Metro Weekly

Gaydar Testing

Learning Curve

As an official bookworm geek, one of my summer jobs is to read and score AP History exams for the College Board. The College Board folks, who also administer the SAT and other standardized tests to the nation’s ambitious high school students, fly me and about 800 other masochistic scholars to a quiet university campus in Texas, where we spend a week every June sitting in small-group formations under bright indoor lighting, each of us reading as many as 250 U.S. history essays a day. We’re well-fed and well-paid to do this work, which, like any other repetitive factory-style atmosphere, creates a certain camaraderie. I met my girlfriend at the annual AP reading, though the first year I worked there I was miserably certain I was the only out homo in the entire state of Texas.

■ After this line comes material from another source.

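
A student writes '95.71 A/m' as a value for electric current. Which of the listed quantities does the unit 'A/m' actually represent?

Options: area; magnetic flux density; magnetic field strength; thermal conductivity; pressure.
magnetic field strength

electric current should have units dimensionally equivalent to A (e.g. A).
The given unit 'A/m' reduces to A / m. Of the listed options, that is the dimensionality of magnetic field strength.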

That year, fresh from a book tour promoting my own work as an out lesbian academic, I was surprised to feel so alone in a giant group of brainiacs. Could it be that there was no one else gay in the rows of smart people around me? Or, as a women’s studies professor from the big bad city, was I simply a different breed altogether than the small-town high school educators I soon befriended?

And this was Texas, the land of sodomy laws, and me a cheery felon. Was it cool to mention this issue of political injustice, perhaps casually, over a bowl of breakfast grits? I was obnoxiously out, wearing rainbow-flag t-shirts each day in the dining hall, hoping others less able to be out would at least see me and know they weren’t alone.

I made an effort, often hilariously misunderstood, to “educate” some of the more sheltered readers. One man puzzled, “But where’s your husband?” A more jovial sort nudged me with her elbow and asked if I’d take her to one of “them bars” sometime to see if a woman might hit on her. One young man, indeed observing the rainbow patch on my backpack, tapped me on the shoulder and simply said “Thanks.”

I discovered a gay and lesbian center just off-campus, and in my limited spare time, attended two events there. Incredibly, the first evening I was there watching a film, the phone hotlines rang twice with suicidal gay teens or their anxious families calling in for help and guidance. Returning to grade high school seniors’ essays the next morning, I wondered how many earnest pages of writing in front of me came from gay students in isolated schools. How many kids were desperately waiting to go away to college, where prying eyes, school bullies and state sodomy laws could be left behind, and where gay history courses and books about our lives beckoned? How many students hoped that I, the AP reader, might assign them a high passing score, grant them college credit, help them win that scholarship out of hell? And was I the only gay reader obsessed with this connection, this sense of protective responsibility?

Reading 250 exams a day, there was no time allowed for such sentiment or personal politics — the essays were either good or bad, and no kid came out as gay on the page, at least not in the 1,500 essays I read. But my thoughtful discussions and rainbow vivaciousness did have an impact. When I returned for my second year as reader, two more women came out to me. This year, my third, still more women came out for the first time, including my hitherto-closeted girlfriend. And, who knows, perhaps some men will jump on the pride wagon in the future. Next year, we plan to hang up a sign: LET’S GET TOGETHER, LAMBDAS!

Meanwhile, what sort of U.S. history are bright students being tested on? Not our history, that’s for sure; this bothered me too. Questions on the AP exams are fiercely protected by the College Board, since ambitious kids and slackers/cheaters all want to know in advance what to study for. But without revealing anything, I can assert that complex questions about the nation’s development and civil rights progress never inquire about the contributions of homosexuals. Where it was once possible to go from nursery school to a law degree without ever studying women’s roles and achievements, it’s still not considered part of a well-rounded education to look at the evolution of gay cultures across time.

Thus during my sojourns to Texas I’m not just an out lesbian — I’m an out lesbian who is learned in the history of lesbian cultures, a category of academic specialization wildly irrelevant to most high school teachers, however liberal. But the bright kids whose essays we’re evaluating do indeed have the option of pursuing queer studies degrees, presenting papers, writing books, perhaps attending the Lavender Languages and Linguistics conference which meets annually in D.C. at American University. At the Michigan women’s music festival this summer, I know I’ll meet, without knowing I’m meeting, some young woman whose essay I just graded.

Meanwhile, the sodomy laws of Texas meet the Supreme Court this summer in a ruling we all await with anxious hearts. I’m proud to take some risks each June in Texas –it’s easy for me to do, all grown up and protected in D.C. But I’m still a new and important kind of human “experience” for more sheltered readers who otherwise might think they’ve never met a gay scholar. I got an unexpected boost from the College Board this year, because the administrators brought in, as our special evening entertainment, a brilliant speaker and historian: Blanche Wiesen Cook, who publicly thanked her female partner from the stage. Sitting in the audience with the few others who have dared to come out, I realized that I don’t have to go off-campus to find my people any more.